同社が東横線・田園都市線・大井町線の全64駅へのホームドア導入を決定したのは2015年1月。田園都市線では導入に向け、ドアの位置をそろえるため、6ドア車をなくして4ドア車へ統一する置き換えを始めた。

当初は2020年末までにホームドアの整備を完了する予定だったが、2017年5月に2019年度末へと、計画を前倒しした。同社総括課の担当者は「4ドア車両への置き換えが完了したことや、夜間回送列車によるホームドア一括運搬など、工期短縮・工費削減のための工夫を重ねながら設置を進めてきたことで前倒しを実現した」と説明する。

各社で進む駅と踏切の安全対策

駅と並んで事故が起きやすいのが道路と交わる踏切だ。2019年度には東急線で7件の踏切事故が発生した(国土交通省届出事故件数)。 同社は踏切全体を検知して立ち往生した自動車など、運転士に異常を知らせる「3D式障害物検知装置」を2019年度末時点で計83カ所に導入している。2021年度末までに、世田谷線とこどもの国線、もともと踏切がない田園都市線を除いた、すべての路線の踏切135カ所に設置する方針だ。

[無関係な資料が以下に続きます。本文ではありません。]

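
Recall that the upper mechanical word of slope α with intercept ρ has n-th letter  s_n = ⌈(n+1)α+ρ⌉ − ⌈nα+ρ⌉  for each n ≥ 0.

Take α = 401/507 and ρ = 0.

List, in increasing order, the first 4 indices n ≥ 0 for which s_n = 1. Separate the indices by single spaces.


n=0: ⌈401/507⌉−⌈0/507⌉ = 1−0 = 1  ← one
n=1: ⌈802/507⌉−⌈401/507⌉ = 2−1 = 1  ← one
n=2: ⌈1203/507⌉−⌈802/507⌉ = 3−2 = 1  ← one
n=3: ⌈1604/507⌉−⌈1203/507⌉ = 4−3 = 1  ← one
positions of the first 4 ones: 0 1 2 3

0 1 2 3


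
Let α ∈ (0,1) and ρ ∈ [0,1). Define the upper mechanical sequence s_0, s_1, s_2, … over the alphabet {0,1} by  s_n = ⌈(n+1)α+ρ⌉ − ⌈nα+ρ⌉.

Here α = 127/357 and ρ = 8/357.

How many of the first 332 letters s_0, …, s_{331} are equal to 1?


#1s = Σ_{n=0}^{331} s_n = Σ_{n=0}^{331} (⌈(n+1)α+ρ⌉ − ⌈nα+ρ⌉)
the sum telescopes: every ⌈nα+ρ⌉ with 0 < n < 332 appears once with + and once with −, leaving ⌈332α+ρ⌉ − ⌈0·α+ρ⌉
332α + ρ = (332·127 + 8) / 357 = 42172/357
ρ = 8/357
⌈42172/357⌉ = 119,  ⌈8/357⌉ = 1
#1s = 119 − 1 = 118

118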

一方で同社安全戦略推進委員会の担当者は「新しい安全設備を付けることで、新たなリスクを生む場合もある。安全が必ず確保できるといった慢心に捉われず、絶えず意識・行動し続けることが重要だ」と気を抜かない。

東急に限らず、大都市圏で運行する鉄道各社はホームドアの設置駅を増やしている。JR東日本は今年3月末までに山手線と京浜東北・根岸線を中心に48駅で設置を完了した。4月7日には、シンプルな構造で軽量化した「スマートホームドア」を積極的に導入することでホームドア整備の早期展開を目指す、と発表した。

スマートホームドアの重量は約200kgで従来型(約350kg)より大幅に軽く、工期も最大4割短縮できるという。2020年度は京浜東北線の与野、東十条、上中里、新子安、中央・総武線各駅停車の市ケ谷、亀戸、小岩などに導入する予定だ。併せて、 踏切の安全対策についても、転倒した人を感知しやすく、雪や雨による誤検知を減らせる高機能版の障害物検知装置の導入を拡大する方針を示している。